Rallies, marches and talks in support of the Asian American and Pacific Islander communities continue to take place in Rochester and its suburbs. Acknowledging racism here is a first step toward healing, Cooney says.
“Discrimination does not discriminate,” he says. “Everyone, whether you’re Asian, or whether you’re Black, or whether you’re Brown in some other way, it’s going to feel like discrimination because hate and racism go along hand in hand.

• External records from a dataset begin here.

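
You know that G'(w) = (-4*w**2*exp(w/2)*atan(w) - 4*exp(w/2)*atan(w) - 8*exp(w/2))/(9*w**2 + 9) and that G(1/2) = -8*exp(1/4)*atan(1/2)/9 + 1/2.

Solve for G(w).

G(w) = -8*exp(w/2)*atan(w)/9 + 1/2

Recognize the product-rule pattern: G'(w) = u'v + uv' with u = -8*atan(w)/9, v = exp(w/2), so integration by parts undoes it.
A general antiderivative is -8*exp(w/2)*atan(w)/9 + C.
The condition gives C = -8*exp(1/4)*atan(1/2)/9 + 1/2 - (-8*exp(1/4)*atan(1/2)/9) = 1/2.
So G(w) = -8*exp(w/2)*atan(w)/9 + 1/2.
Check: d/dw[-8*exp(w/2)*atan(w)/9 + 1/2] = (-4*w**2*exp(w/2)*atan(w) - 4*exp(w/2)*atan(w) - 8*exp(w/2))/(9*w**2 + 9) = G'(w).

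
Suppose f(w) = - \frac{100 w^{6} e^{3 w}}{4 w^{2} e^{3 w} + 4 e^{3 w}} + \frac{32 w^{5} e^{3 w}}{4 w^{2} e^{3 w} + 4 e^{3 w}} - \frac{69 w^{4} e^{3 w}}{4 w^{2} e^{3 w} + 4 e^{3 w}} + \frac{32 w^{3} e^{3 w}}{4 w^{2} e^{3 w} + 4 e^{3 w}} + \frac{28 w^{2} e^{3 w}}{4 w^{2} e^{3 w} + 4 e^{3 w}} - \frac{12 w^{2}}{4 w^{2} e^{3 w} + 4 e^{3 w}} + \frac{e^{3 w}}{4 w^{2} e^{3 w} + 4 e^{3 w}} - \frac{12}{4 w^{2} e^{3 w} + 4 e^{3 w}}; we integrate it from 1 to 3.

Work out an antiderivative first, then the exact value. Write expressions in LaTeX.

The integrand splits into summands that can be handled one at a time.
F(w) = \frac{\left(- 60 w^{5} e^{3 w} + 24 w^{4} e^{3 w} + 31 w^{3} e^{3 w} - 9 w e^{3 w} + 12 e^{3 w} \operatorname{atan}{\left(w \right)} + 12 e^{3 w} + 12\right) e^{- 3 w}}{12} is an antiderivative of f.
Check: d/dw[\frac{\left(- 60 w^{5} e^{3 w} + 24 w^{4} e^{3 w} + 31 w^{3} e^{3 w} - 9 w e^{3 w} + 12 e^{3 w} \operatorname{atan}{\left(w \right)} + 12 e^{3 w} + 12\right) e^{- 3 w}}{12}] = \frac{- 100 w^{6} e^{3 w} + 32 w^{5} e^{3 w} - 69 w^{4} e^{3 w} + 32 w^{3} e^{3 w} + 28 w^{2} e^{3 w} - 12 w^{2} + e^{3 w} - 12}{4 w^{2} e^{3 w} + 4 e^{3 w}}, which equals f(w).
F(3) = - \frac{1969}{2} + e^{-9} + \operatorname{atan}{\left(3 \right)}; F(1) = - \frac{1}{6} + e^{-3} + \frac{\pi}{4}.
Integral = F(3) - F(1) = - \frac{2953}{3} - \frac{\pi}{4} - e^{-3} + e^{-9} + \operatorname{atan}{\left(3 \right)}.

Antiderivative: F(w) = \frac{\left(- 60 w^{5} e^{3 w} + 24 w^{4} e^{3 w} + 31 w^{3} e^{3 w} - 9 w e^{3 w} + 12 e^{3 w} \operatorname{atan}{\left(w \right)} + 12 e^{3 w} + 12\right) e^{- 3 w}}{12}; value = - \frac{2953}{3} - \frac{\pi}{4} - e^{-3} + e^{-9} + \operatorname{atan}{\left(3 \right)}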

“Because until we recognize that this exists in a community like Rochester, things will never change,” Cooney adds. “And so, we need to make sure that it’s part of our experience, whether you are an employer, whether you are an elected official, or whether you’re a neighbor to someone, you have to recognize that this, this level (of racism), exists.”
Being aware of stereotypes is necessary, Cooney says, pointing to the fact that Asians—Ph.D. or no Ph.D—are struggling equally with the pandemic.
Says Pham: “It is a hard time for everyone in the world. I pray for everyone’s health and a quick recovery for all. I also pray that people should treat people as individuals and not as a group. I am very proud of my heritage, but I have more in common with my neighbor next door, than my cousins in another country.”
Opportunities to connect with Asian Americans need to expand, however. Listening to people’s stories and understanding their heritage is an essential component of understanding and building bridges, those interviewed for this article say. Allies and support groups are a welcome relief in trying times.
“Let’s celebrate our stories. … We all have stories about growing up, even the things we grew in the garden,” Sattler-LeBlanc says. “And that’s what we have in common.”
Asians need space to share lived experiences—whether they migrated here in the last 20 years, were adopted like several people in this article, or have been Americans for generations.
Bringing Asian Americans into leadership roles and popular culture can go a long way toward changing the narrative and dismantling stereotypes of an Indian or Pakistani 7-Eleven owner, a Chinese cash register clerk or a Vietnamese manicurist.
“It’s mindboggling that it took until (2020) to have an Indian or an Asian elected to state office from Upstate New York,” says Cooney, referring to his win in November’s election. “We’ve got to change that.”
Cripps hopes people will engage in dialogue and resist discrimination, but he is not very optimistic that will eliminate racism.
“I doubt that will ever happen,” he says.
Cripps and other Rochester Asian Americans continue to fear public spaces and derogatory remarks.
“I’m hearing folks say they’re afraid to be in public because they’re not sure how people will receive them,” Halliday-Quan says. “To be really clear that that’s unacceptable in a place like Rochester would be really necessary moving forward.”
Smriti Jacob is Rochester Beacon managing editor. She is an Indian American.